Article 43 could not possibly have any applicability to the West Bank or the interpretation attributed to it by its Arab proponents in UNESCO for the following reasons:

1. There was no legitimate power in the West Bank in 1967. Jordan’s attempt to annex the West Bank in 1950 had only been recognized by Great Britain and Pakistan and this position remained unchanged until its loss to Israel in 1967.
Jordan may have been an occupying power. It certainly was not a legitimate power.

2. The West Bank was not a “country” or recognized as part of a country in 1967. Its legal status then was — and still is—part of the 6% of land contained in the Mandate for Palestine still remaining unallocated pursuant to the provisions of the Mandate and the UN Charter.

3. Article 43 does not mention — nor can it be reasonably interpreted as including — any obligation to “re-establish and maintain civil life for the benefit of the occupied population”

4. Any cursory examination of the Arabs legal claim by UNESCO’s secretariat should have resulted in an instant rebuttal of their position. That UNESCO unquestioningly swallowed such claim indicates the gullibility and lack of scrutiny of those who administer its proceedings.

Representatives from the Arab States, the Organization of the Islamic States, the African Union and the Organization of American States comprise 35 of the current 58 Board members. The passage of any anti-Israel resolution at the Board is virtually guaranteed.

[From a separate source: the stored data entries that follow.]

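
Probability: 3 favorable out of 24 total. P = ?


P = 3/24 = 0.1250

P = 0.1250


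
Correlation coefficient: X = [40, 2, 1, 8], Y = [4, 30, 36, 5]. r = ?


Mean X = 12.7500, Mean Y = 18.7500
SD X = 15.958932, SD Y = 14.411367
Cov = -165.062500
r = -165.062500/(15.958932*14.411367) = -0.7177

r = -0.7177


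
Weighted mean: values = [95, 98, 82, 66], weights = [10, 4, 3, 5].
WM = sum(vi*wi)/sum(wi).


Numerator = 95*10 + 98*4 + 82*3 + 66*5 = 1918
Denominator = 10 + 4 + 3 + 5 = 22
WM = 1918/22 = 87.1818

WM = 87.1818


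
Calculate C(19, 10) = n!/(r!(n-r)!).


C(19,10) = 19!/(10! × 9!)
= 121645100408832000/(3628800 × 362880)
= 92378

C(19,10) = 92378


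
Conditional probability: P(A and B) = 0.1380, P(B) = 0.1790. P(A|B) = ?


P(A|B) = 0.1380/0.1790 = 0.7709

P(A|B) = 0.7709


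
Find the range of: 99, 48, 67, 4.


Max = 99, Min = 4
Range = 99 - 4 = 95

Range = 95


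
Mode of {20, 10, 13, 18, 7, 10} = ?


Frequencies: 7:1, 10:2, 13:1, 18:1, 20:1
Max frequency = 2
Mode = 10

Mode = 10


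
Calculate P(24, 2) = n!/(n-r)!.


P(24,2) = 24!/22!
= 620448401733239439360000/1124000727777607680000
= 552

P(24,2) = 552


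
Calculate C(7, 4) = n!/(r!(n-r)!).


C(7,4) = 7!/(4! × 3!)
= 5040/(24 × 6)
= 35

C(7,4) = 35


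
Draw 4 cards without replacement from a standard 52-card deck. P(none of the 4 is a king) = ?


P(no kings) = (48/52) × (47/51) × (46/50) × (45/49)
= 0.7187

P = 0.7187


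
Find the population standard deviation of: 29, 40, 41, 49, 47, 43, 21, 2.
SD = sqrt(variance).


Mean = 34.0000
Variance = 222.2500
SD = sqrt(222.2500) = 14.9081

SD = 14.9081


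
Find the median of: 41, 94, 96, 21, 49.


Sorted: 21, 41, 49, 94, 96
n = 5 (odd)
Middle value = 49

Median = 49


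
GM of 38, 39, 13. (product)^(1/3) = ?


Product = 38 × 39 × 13 = 19266
GM = 19266^(1/3) = 26.8080

GM = 26.8080


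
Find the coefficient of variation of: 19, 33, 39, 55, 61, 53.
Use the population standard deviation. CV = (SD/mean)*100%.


Mean = 43.3333
SD = 14.4875
CV = (14.4875/43.3333)*100 = 33.4328%

CV = 33.4328%


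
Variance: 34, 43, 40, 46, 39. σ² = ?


Mean = 40.4000
Squared deviations: 40.9600, 6.7600, 0.1600, 31.3600, 1.9600
Sum = 81.2000
Variance = 81.2000/5 = 16.2400

Variance = 16.2400


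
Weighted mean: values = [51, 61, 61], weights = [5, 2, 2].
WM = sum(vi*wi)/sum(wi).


Numerator = 51*5 + 61*2 + 61*2 = 499
Denominator = 5 + 2 + 2 = 9
WM = 499/9 = 55.4444

WM = 55.4444


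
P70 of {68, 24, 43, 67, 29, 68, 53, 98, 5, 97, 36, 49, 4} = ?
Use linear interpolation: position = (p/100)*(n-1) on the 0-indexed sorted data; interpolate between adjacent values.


Sorted: 4, 5, 24, 29, 36, 43, 49, 53, 67, 68, 68, 97, 98
n = 13
Index = 70/100 * 12 = 8.4000
Lower = data[8] = 67, Upper = data[9] = 68
P70 = 67 + 0.4000*(1) = 67.4000

P70 = 67.4000


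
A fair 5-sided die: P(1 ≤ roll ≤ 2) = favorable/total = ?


Favorable outcomes (1 ≤ roll ≤ 2): 2
Total outcomes = 5
P = 2/5 = 0.4000

P = 0.4000


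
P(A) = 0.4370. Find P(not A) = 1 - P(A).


P(not A) = 1 - 0.4370 = 0.5630

P(not A) = 0.5630


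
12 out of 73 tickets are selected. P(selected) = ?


P = 12/73 = 0.1644

P = 0.1644


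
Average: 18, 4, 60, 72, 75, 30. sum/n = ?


Sum = 18 + 4 + 60 + 72 + 75 + 30 = 259
n = 6
Mean = 259/6 = 43.1667

Mean = 43.1667


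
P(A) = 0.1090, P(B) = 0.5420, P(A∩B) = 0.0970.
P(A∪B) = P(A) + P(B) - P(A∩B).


P(A∪B) = 0.1090 + 0.5420 - 0.0970
= 0.6510 - 0.0970
= 0.5540

P(A∪B) = 0.5540


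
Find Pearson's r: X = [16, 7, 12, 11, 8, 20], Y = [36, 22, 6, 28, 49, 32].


Mean X = 12.3333, Mean Y = 28.8333
SD X = 4.496913, SD Y = 13.145553
Cov = 1.388889
r = 1.388889/(4.496913*13.145553) = 0.0235

r = 0.0235


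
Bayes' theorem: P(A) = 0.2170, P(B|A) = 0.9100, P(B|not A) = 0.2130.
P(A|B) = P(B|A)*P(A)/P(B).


P(B) = P(B|A)*P(A) + P(B|A')*P(A')
= 0.9100*0.2170 + 0.2130*0.7830
= 0.197470 + 0.166779 = 0.364249
P(A|B) = 0.197470/0.364249 = 0.5421

P(A|B) = 0.5421


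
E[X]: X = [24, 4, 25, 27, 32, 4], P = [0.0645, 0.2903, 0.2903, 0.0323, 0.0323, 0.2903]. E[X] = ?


E[X] = 24*0.0645 + 4*0.2903 + 25*0.2903 + 27*0.0323 + 32*0.0323 + 4*0.2903
= 1.5480 + 1.1612 + 7.2575 + 0.8721 + 1.0336 + 1.1612
= 13.0336

E[X] = 13.0336


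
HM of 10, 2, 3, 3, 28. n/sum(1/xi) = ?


Sum of reciprocals = 1/10 + 1/2 + 1/3 + 1/3 + 1/28 = 1.302381
HM = 5/1.302381 = 3.8391

HM = 3.8391


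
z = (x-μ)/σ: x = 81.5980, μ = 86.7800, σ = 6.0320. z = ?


z = (81.5980 - 86.7800)/6.0320
= -5.1820/6.0320
= -0.8591

z = -0.8591


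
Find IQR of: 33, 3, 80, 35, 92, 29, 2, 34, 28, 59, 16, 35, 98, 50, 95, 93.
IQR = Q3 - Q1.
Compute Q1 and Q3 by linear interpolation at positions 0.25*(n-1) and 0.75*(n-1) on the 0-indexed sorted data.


Sorted: 2, 3, 16, 28, 29, 33, 34, 35, 35, 50, 59, 80, 92, 93, 95, 98
Q1 (25th %ile) = 28.7500
Q3 (75th %ile) = 83.0000
IQR = 83.0000 - 28.7500 = 54.2500

IQR = 54.2500


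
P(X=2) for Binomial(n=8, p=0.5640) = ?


C(8,2) = 28
p^2 = 0.318096
(1-p)^6 = 0.006869
P = 28 * 0.318096 * 0.006869 = 0.0612

P(X=2) = 0.0612


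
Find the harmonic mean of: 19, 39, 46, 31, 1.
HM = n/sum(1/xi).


Sum of reciprocals = 1/19 + 1/39 + 1/46 + 1/31 + 1/1 = 1.132270
HM = 5/1.132270 = 4.4159

HM = 4.4159


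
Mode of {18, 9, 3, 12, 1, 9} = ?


Frequencies: 1:1, 3:1, 9:2, 12:1, 18:1
Max frequency = 2
Mode = 9

Mode = 9


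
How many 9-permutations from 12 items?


P(12,9) = 12!/3!
= 479001600/6
= 79833600

P(12,9) = 79833600


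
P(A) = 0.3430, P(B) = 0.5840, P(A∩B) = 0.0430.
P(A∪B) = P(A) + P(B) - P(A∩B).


P(A∪B) = 0.3430 + 0.5840 - 0.0430
= 0.9270 - 0.0430
= 0.8840

P(A∪B) = 0.8840


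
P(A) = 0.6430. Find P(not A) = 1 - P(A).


P(not A) = 1 - 0.6430 = 0.3570

P(not A) = 0.3570


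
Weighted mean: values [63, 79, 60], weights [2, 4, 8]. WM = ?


Numerator = 63*2 + 79*4 + 60*8 = 922
Denominator = 2 + 4 + 8 = 14
WM = 922/14 = 65.8571

WM = 65.8571


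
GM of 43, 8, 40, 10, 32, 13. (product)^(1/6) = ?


Product = 43 × 8 × 40 × 10 × 32 × 13 = 57241600
GM = 57241600^(1/6) = 19.6314

GM = 19.6314


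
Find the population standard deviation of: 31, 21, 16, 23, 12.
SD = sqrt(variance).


Mean = 20.6000
Variance = 41.8400
SD = sqrt(41.8400) = 6.4684

SD = 6.4684


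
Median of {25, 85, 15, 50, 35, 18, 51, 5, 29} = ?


Sorted: 5, 15, 18, 25, 29, 35, 50, 51, 85
n = 9 (odd)
Middle value = 29

Median = 29


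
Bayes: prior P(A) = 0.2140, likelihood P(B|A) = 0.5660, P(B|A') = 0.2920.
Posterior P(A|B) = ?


P(B) = P(B|A)*P(A) + P(B|A')*P(A')
= 0.5660*0.2140 + 0.2920*0.7860
= 0.121124 + 0.229512 = 0.350636
P(A|B) = 0.121124/0.350636 = 0.3454

P(A|B) = 0.3454


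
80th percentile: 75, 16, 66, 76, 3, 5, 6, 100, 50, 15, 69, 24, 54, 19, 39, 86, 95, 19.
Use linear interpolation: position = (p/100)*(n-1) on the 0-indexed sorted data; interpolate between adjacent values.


Sorted: 3, 5, 6, 15, 16, 19, 19, 24, 39, 50, 54, 66, 69, 75, 76, 86, 95, 100
n = 18
Index = 80/100 * 17 = 13.6000
Lower = data[13] = 75, Upper = data[14] = 76
P80 = 75 + 0.6000*(1) = 75.6000

P80 = 75.6000


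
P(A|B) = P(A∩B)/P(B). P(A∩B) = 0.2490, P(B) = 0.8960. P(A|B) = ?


P(A|B) = 0.2490/0.8960 = 0.2779

P(A|B) = 0.2779


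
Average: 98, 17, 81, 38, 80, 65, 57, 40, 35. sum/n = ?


Sum = 98 + 17 + 81 + 38 + 80 + 65 + 57 + 40 + 35 = 511
n = 9
Mean = 511/9 = 56.7778

Mean = 56.7778


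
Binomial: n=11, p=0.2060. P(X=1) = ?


C(11,1) = 11
p^1 = 0.206000
(1-p)^10 = 0.099588
P = 11 * 0.206000 * 0.099588 = 0.2257

P(X=1) = 0.2257


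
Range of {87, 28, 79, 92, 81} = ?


Max = 92, Min = 28
Range = 92 - 28 = 64

Range = 64


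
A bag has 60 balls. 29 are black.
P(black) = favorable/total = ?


P = 29/60 = 0.4833

P = 0.4833


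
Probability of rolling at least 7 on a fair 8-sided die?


Favorable outcomes (roll ≥ 7): 2
Total outcomes = 8
P = 2/8 = 0.2500

P = 0.2500


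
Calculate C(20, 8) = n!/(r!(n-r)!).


C(20,8) = 20!/(8! × 12!)
= 2432902008176640000/(40320 × 479001600)
= 125970

C(20,8) = 125970


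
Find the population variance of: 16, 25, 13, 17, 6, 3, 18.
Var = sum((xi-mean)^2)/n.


Mean = 14.0000
Squared deviations: 4.0000, 121.0000, 1.0000, 9.0000, 64.0000, 121.0000, 16.0000
Sum = 336.0000
Variance = 336.0000/7 = 48.0000

Variance = 48.0000


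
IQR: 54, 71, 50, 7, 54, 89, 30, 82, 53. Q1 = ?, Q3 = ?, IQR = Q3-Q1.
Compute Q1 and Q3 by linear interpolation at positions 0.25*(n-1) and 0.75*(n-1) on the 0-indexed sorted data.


Sorted: 7, 30, 50, 53, 54, 54, 71, 82, 89
Q1 (25th %ile) = 50.0000
Q3 (75th %ile) = 71.0000
IQR = 71.0000 - 50.0000 = 21.0000

IQR = 21.0000


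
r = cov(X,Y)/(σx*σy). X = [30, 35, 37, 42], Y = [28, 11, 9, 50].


Mean X = 36.0000, Mean Y = 24.5000
SD X = 4.301163, SD Y = 16.469669
Cov = 32.500000
r = 32.500000/(4.301163*16.469669) = 0.4588

r = 0.4588


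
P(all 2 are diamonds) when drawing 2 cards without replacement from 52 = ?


P(all diamonds) = (13/52) × (12/51)
= 0.0588

P = 0.0588


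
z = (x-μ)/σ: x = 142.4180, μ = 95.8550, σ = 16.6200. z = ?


z = (142.4180 - 95.8550)/16.6200
= 46.5630/16.6200
= 2.8016

z = 2.8016


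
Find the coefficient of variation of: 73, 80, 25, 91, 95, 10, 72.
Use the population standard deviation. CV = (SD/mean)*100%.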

This latest attempt to twist and misinterpret international law has become part of the relentless Arab effort to delegitimize Israel and deny any Jewish rights to live in the West Bank - its biblical, ancestral and legally recognized patrimony - in accordance with the unanimous decision of the League of Nations made in 1920.

Arab efforts designed to create the impression that Jewish towns and villages established in the West Bank since 1967 pursuant to such vested rights are illegal in international law is but another example of the lengths the Arabs are prepared to go in their desire to misrepresent the legal position in the West Bank and claim Arab sovereignty to the exclusion of Jewish claims.

Relying supposedly on international law to support such claims - the Arabs have no qualms in rejecting the binding legal validity of the Mandate for Palestine, the United Nations Charter and Resolution 242 as the determining pieces of international law to settle the final status of the West Bank.

The latest attempt to pull the wool over UNESCO’s eyes remains an important reminder to closely examine any purported legal claims made by the Arabs — which cannot ever be taken or accepted at face value.